Av. Progreso 1, Del Carmen, Coyoacán, 04100 Ciudad de México, CDMX
For a truly relaxing stroll with a “middle of the forest” kind of feel, the “Viveros de Coyoacán” in the Mexico City borough of Coyoacán is an excellent option, or you can also prefer to pick up the pace and jog among the dozens of joggers that can be found doing laps around the premises. This massive 39-hectare tree nursery produces all of the trees that are found around the entire city, it produces more than 20 different forest species, among them ahuehuete, white cedar, ash, jacaranda, Chinese pine, white pine, stone pine, and common thunder pine. If you visit, enjoy the coolness under the trees canopies that cover the complete area of the park, but please, don’t feed the squirrels, as even though they look cute and friendly, they can damage the trees and eat the seedlings of baby trees.
The arboretum was conceived by notable engineer and environmentalist Miguel Angel de Quevedo at the start of the XX century, as a small 1-acre nursery (that he donated personally) to grow new seedlings and provide them for the reforestation of Mexico’s forests, especially around Mexico City. He promoted the protection of Mexico’s forests and is known as the “Apostle of the tree”. The nursery was declared a national park in 1938 and currently produces 1 million seedlings per year. It’s estimated that it receives 3,000 visitors daily. Access is free.

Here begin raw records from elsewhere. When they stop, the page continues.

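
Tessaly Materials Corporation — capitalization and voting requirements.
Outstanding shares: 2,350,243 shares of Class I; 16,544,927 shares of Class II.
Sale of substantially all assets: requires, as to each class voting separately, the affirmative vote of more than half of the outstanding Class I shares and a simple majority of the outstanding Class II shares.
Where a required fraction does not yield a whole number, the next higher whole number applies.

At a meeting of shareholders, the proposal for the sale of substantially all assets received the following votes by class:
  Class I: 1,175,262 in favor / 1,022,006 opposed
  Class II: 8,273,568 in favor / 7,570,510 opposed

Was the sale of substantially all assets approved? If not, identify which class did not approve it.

Class I: a majority of 2350243 is 1175122; 1,175,122 required, 1,175,262 in favor — approved.
Class II: a majority of 16544927 is 8272464; 8,272,464 required, 8,273,568 in favor — approved.

Approved — every class gave the required vote.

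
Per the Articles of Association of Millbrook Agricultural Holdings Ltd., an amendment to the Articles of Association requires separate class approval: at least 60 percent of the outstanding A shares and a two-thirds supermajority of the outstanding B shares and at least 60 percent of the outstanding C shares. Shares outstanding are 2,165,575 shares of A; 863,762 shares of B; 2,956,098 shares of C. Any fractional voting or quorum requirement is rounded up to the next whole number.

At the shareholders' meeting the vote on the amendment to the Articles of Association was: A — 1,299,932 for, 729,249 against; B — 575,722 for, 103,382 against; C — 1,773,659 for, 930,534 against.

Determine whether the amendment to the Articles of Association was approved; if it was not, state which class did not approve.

A: 3/5 of 2165575 = 1299345; 1,299,345 required, 1,299,932 in favor — approved.
B: 2/3 of 863762 = 575841.33, rounded up to 575842; 575,842 required, 575,722 in favor — not approved.
C: 3/5 of 2956098 = 1773658.80, rounded up to 1773659; 1,773,659 required, 1,773,659 in favor — approved.

Not approved — the B shares did not give the required vote.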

Morning means fitness madness in Viveros, as hundreds of joggers lap around the edges of the nursery, and in the open grass areas there are yoga, meditation, karate, capoeira, any kind of fitness class imaginable; these classes are not provided by the park, but by the entrepreneurial instructors themselves, so if you’re interested in one of them, just approach the instructor at the end of the session. There’s even an expansive round clearing right in the middle of the park, the only one not covered by the tree’s foliage, that hosts “bullfighting” classes, here you can see aspiring future “matadors” practicing their best bull avoiding movements, while their instructor pushes a (fake) bull’s head, horns and all, on a wheeled contraption towards the student.
Viveros de Coyoacán has its own dedicated Metro Station, “Viveros de Coyoacán” on Línea 3; and also has a big plant and flower shop right outside (ask one of the guards about it). This place is an ideal location to connect with nature or check off your daily exercise in a beautiful place with fresh air; oh, and in case we forgot, please don’t feed the squirrels.